Example Usage (Python API)

from src.simulator.physics_engine import SDSPAGEPhysicsEngine

engine = SDSPAGEPhysicsEngine()
result = engine.simulate(
    protein_mw=50.0,      # kDa
    gel_percentage=10.0,  # %
    voltage=100.0,        # V
    run_time=60.0,        # min
    concentration=1.0     # µg/µL
)
print(f"Rf = {result.relative_mobility:.4f}")
print(f"Position = {result.migration_distance:.3f} cm")
print(f"Smearing = {result.smearing_score:.4f}")
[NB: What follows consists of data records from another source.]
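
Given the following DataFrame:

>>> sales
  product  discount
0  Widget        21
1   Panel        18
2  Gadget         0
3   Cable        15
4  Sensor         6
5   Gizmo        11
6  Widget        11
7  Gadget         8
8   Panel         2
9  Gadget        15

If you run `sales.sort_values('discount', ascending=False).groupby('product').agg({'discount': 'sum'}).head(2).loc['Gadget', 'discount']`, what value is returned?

sort by discount descending:
  product  discount
0  Widget        21
1   Panel        18
3   Cable        15
9  Gadget        15
5   Gizmo        11
6  Widget        11
7  Gadget         8
4  Sensor         6
8   Panel         2
2  Gadget         0
group by product, sum of discount:
         discount
product          
Cable          15
Gadget         23
Gizmo          11
Panel          20
Sensor          6
Widget         32
take first 2 rows:
         discount
product          
Cable          15
Gadget         23
Then the value at row 'Gadget', column 'discount': 23

23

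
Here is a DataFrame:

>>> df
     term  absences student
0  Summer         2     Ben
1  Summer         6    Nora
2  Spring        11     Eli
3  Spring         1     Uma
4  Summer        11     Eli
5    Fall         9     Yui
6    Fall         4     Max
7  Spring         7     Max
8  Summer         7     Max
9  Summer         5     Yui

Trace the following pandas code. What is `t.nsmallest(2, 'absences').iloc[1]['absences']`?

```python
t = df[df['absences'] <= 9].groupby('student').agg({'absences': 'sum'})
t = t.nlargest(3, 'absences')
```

filter rows where absences <= 9:
     term  absences student
0  Summer         2     Ben
1  Summer         6    Nora
3  Spring         1     Uma
5    Fall         9     Yui
6    Fall         4     Max
7  Spring         7     Max
8  Summer         7     Max
9  Summer         5     Yui
group by student, sum of absences:
         absences
student          
Ben             2
Max            18
Nora            6
Uma             1
Yui            14
take 3 rows with largest absences:
         absences
student          
Max            18
Yui            14
Nora            6
take 2 rows with smallest absences:
         absences
student          
Nora            6
Yui            14
Then the value at position 1, column 'absences': 14

14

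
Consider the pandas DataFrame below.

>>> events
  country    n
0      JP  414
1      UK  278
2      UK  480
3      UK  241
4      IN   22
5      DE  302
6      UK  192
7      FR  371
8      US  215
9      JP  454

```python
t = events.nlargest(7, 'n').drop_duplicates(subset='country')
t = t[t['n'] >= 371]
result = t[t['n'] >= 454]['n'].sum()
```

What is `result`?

take 7 rows with largest n:
  country    n
2      UK  480
9      JP  454
0      JP  414
7      FR  371
5      DE  302
1      UK  278
3      UK  241
drop duplicate country (keep=first):
  country    n
2      UK  480
9      JP  454
7      FR  371
5      DE  302
filter rows where n >= 371:
  country    n
2      UK  480
9      JP  454
7      FR  371
filter rows where n >= 454:
  country    n
2      UK  480
9      JP  454
Then the sum of column 'n': 934

934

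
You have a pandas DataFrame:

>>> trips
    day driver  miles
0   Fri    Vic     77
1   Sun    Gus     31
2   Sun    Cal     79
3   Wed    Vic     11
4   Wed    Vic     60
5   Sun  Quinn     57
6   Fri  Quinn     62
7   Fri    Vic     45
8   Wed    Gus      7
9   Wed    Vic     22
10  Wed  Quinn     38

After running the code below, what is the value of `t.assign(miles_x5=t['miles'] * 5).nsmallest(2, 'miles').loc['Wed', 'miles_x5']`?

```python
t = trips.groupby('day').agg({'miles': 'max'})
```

group by day, max of miles:
     miles
day       
Fri     77
Sun     79
Wed     60
add column miles_x5 = t['miles'] * 5:
     miles  miles_x5
day                 
Fri     77       385
Sun     79       395
Wed     60       300
take 2 rows with smallest miles:
     miles  miles_x5
day                 
Wed     60       300
Fri     77       385
Then the value at row 'Wed', column 'miles_x5': 300

300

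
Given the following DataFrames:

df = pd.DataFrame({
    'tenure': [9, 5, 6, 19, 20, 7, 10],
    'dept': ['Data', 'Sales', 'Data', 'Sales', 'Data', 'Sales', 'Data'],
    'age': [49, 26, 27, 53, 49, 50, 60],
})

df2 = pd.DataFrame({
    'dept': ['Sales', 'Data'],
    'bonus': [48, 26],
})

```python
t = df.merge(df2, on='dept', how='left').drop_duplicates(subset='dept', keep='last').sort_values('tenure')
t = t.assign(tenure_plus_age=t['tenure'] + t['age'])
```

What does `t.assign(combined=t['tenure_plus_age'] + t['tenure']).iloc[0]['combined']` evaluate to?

merge on 'dept' (how='left') → 7 rows:
   tenure   dept  age  bonus
0       9   Data   49     26
1       5  Sales   26     48
2       6   Data   27     26
3      19  Sales   53     48
4      20   Data   49     26
5       7  Sales   50     48
6      10   Data   60     26
drop duplicate dept (keep=last):
   tenure   dept  age  bonus
5       7  Sales   50     48
6      10   Data   60     26
sort by tenure:
   tenure   dept  age  bonus
5       7  Sales   50     48
6      10   Data   60     26
add column tenure_plus_age = t['tenure'] + t['age']:
   tenure   dept  age  bonus  tenure_plus_age
5       7  Sales   50     48               57
6      10   Data   60     26               70
add column combined = t['tenure_plus_age'] + t['tenure']:
   tenure   dept  age  bonus  tenure_plus_age  combined
5       7  Sales   50     48               57        64
6      10   Data   60     26               70        80

64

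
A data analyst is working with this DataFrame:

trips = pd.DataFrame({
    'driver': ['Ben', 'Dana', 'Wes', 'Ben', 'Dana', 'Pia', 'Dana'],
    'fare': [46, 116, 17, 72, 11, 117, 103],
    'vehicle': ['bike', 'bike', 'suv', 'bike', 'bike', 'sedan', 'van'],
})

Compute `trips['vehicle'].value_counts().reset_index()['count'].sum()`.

value_counts of vehicle:
vehicle
bike     4
suv      1
sedan    1
van      1
Name: count, dtype: int64
reset_index():
  vehicle  count
0    bike      4
1     suv      1
2   sedan      1
3     van      1

7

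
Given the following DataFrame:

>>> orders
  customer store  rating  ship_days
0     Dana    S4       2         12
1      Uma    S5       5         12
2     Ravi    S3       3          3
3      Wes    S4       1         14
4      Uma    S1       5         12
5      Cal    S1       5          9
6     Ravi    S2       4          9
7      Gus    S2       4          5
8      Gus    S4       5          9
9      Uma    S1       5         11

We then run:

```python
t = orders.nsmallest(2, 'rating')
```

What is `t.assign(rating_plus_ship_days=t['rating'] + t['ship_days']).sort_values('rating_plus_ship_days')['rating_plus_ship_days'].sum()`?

take 2 rows with smallest rating:
  customer store  rating  ship_days
3      Wes    S4       1         14
0     Dana    S4       2         12
add column rating_plus_ship_days = t['rating'] + t['ship_days']:
  customer store  rating  ship_days  rating_plus_ship_days
3      Wes    S4       1         14                     15
0     Dana    S4       2         12                     14
sort by rating_plus_ship_days:
  customer store  rating  ship_days  rating_plus_ship_days
0     Dana    S4       2         12                     14
3      Wes    S4       1         14                     15
The sum of column 'rating_plus_ship_days' is 29.

29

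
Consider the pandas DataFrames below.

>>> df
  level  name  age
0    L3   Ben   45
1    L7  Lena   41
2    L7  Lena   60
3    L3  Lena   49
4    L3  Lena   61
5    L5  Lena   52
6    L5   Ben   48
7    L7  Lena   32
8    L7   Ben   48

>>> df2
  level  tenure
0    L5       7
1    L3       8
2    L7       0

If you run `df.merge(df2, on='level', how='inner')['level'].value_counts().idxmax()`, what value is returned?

merge on 'level' (how='inner') → 9 rows:
  level  name  age  tenure
0    L3   Ben   45       8
1    L7  Lena   41       0
2    L7  Lena   60       0
3    L3  Lena   49       8
4    L3  Lena   61       8
5    L5  Lena   52       7
6    L5   Ben   48       7
7    L7  Lena   32       0
8    L7   Ben   48       0
value_counts of level:
level
L7    4
L3    3
L5    2
Name: count, dtype: int64
Then the label with the largest value: L7

L7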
from src.optimizer.param_optimizer import ParameterOptimizer

opt = ParameterOptimizer()
result = opt.optimize(target_proteins=[50.0, 60.0])
print(f"Use {result.optimal_gel_pct}% gel at {result.optimal_voltage}V for {result.optimal_runtime} min")

---

Scientific Basis

Effect	Model
Mobility vs MW	Ferguson equation + Stokes radius
Band position	Rf × gel length × run completeness
Band broadening	Einstein-Smoluchowski diffusion
Smearing	Concentration overload + voltage + time
Intensity	Beer-Lambert approximation

---

Requirements

• Python 3.9+
• 4 GB RAM (8 GB recommended for training)
• No GPU required — runs on laptop CPU

---

License

MIT License — research use encouraged.